И начал Хитрый Лапоть о родине своей сызнова рассказывать, да так красиво, да с таким пылом и жаром, что растопил всё олово в сердцах и очах. Потеплели люди, встрепенулись. Каждый о своей родине вспомнил. И домой заторопился.

И не стало больше Оловянного королевства.

А Хитрый Лапоть забрал весёлых зверей и дальше пошёл — дело для солдата везде сыщется…

О солдате этом и доселе во всех местах, где он бывал, сказки сказывают, песни поют. Тут и сказке конец, пускай веселится наш добрый молодец…

* * *

Когда все разошлись, бабка Ульяна уложила спать Игната и Якова-Дурынду на лавки.

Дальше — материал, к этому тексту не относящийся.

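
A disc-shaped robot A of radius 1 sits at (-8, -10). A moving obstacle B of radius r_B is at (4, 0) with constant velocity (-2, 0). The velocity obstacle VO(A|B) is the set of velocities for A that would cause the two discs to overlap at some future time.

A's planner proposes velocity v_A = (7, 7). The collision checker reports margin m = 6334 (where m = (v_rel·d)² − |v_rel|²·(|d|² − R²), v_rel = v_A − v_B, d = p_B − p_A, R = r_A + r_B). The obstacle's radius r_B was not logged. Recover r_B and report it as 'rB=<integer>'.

m = 6334
d = (12, 10);  v_rel = (9, 7),  |v_rel|² = 130
v_rel×d = (9)·(10) − (7)·(12) = 6
since m = R²·130 − 6²:  R² = (36 + 6334) / 130 = 49
R = √49 = 7  ⇒  r_B = 7 − 1 = 6

rB=6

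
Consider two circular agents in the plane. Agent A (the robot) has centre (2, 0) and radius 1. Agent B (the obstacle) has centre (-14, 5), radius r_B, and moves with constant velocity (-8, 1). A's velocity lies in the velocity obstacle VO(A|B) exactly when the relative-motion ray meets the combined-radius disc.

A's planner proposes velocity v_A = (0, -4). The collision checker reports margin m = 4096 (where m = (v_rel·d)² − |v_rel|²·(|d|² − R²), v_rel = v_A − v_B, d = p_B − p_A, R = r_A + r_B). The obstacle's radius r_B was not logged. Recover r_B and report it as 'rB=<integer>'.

m = 4096
d = (-16, 5);  v_rel = (8, -5),  |v_rel|² = 89
v_rel×d = (8)·(5) − (-5)·(-16) = -40
since m = R²·89 − (-40)²:  R² = (1600 + 4096) / 89 = 64
R = √64 = 8  ⇒  r_B = 8 − 1 = 7

rB=7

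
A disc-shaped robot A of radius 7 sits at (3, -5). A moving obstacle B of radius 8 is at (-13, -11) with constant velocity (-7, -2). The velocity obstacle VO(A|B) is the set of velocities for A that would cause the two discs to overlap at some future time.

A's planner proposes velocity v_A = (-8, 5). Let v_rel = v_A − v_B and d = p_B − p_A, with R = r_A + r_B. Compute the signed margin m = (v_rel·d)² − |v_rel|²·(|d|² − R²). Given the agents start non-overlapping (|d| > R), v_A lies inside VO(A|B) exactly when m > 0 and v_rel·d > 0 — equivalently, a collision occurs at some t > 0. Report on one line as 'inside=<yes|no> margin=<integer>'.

d = (-16, -6),  |d|² = 292;  R = 7+8 = 15,  c = 292−15² = 67
v_rel = (-1, 7),  |v_rel|² = 50;  v_rel·d = (-1)·(-16) + (7)·(-6) = -26
50·t² + 52·t + 67 = 0  ⇒  m = (-26)² − 50·67 = -2674
m = -2674 < 0,  v_rel·d = -26 < 0  ⇒  outside

inside=no margin=-2674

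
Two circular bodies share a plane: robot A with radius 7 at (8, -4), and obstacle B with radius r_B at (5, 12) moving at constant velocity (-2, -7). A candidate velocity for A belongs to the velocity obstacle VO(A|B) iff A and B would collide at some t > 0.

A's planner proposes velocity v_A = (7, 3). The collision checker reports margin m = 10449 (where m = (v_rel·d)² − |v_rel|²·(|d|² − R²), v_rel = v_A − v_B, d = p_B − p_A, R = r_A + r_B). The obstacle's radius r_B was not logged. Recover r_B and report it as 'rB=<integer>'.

m = 10449
d = (-3, 16);  v_rel = (9, 10),  |v_rel|² = 181
v_rel×d = (9)·(16) − (10)·(-3) = 174
since m = R²·181 − 174²:  R² = (30276 + 10449) / 181 = 225
R = √225 = 15  ⇒  r_B = 15 − 7 = 8

rB=8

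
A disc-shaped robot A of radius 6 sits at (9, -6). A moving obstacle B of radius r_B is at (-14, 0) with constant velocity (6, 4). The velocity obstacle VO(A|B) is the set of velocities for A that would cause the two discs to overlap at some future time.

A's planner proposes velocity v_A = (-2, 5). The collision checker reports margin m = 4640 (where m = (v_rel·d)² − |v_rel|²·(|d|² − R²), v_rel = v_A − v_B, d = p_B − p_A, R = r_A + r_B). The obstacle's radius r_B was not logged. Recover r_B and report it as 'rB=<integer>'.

m = 4640
d = (-23, 6);  v_rel = (-8, 1),  |v_rel|² = 65
v_rel×d = (-8)·(6) − (1)·(-23) = -25
since m = R²·65 − (-25)²:  R² = (625 + 4640) / 65 = 81
R = √81 = 9  ⇒  r_B = 9 − 6 = 3

rB=3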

— Не шагать же Якову на ночь глядя в своё село, — бормотала бабка, хоть и холуй Спирькин, а всё же мужик работящий.

И полезла сама на печь, к Стёпке.

А глухой ночью, когда все крепко спали, Дурында выкрал из потайного места у дверной притолоки заветную расписку и отнес её Спирьке.

— Эх, и посчитаюсь же я теперь с солдатиком! За всё посчитаюсь! И за мельницу, и за коня, и за подати! Шкуру с него спущу! — захрипел Чёрт.

Потом осмотрел бумагу внимательно, убедился, что это именно та расписка, не подменённая, и сжёг её на свече. А пепел в землю затоптал.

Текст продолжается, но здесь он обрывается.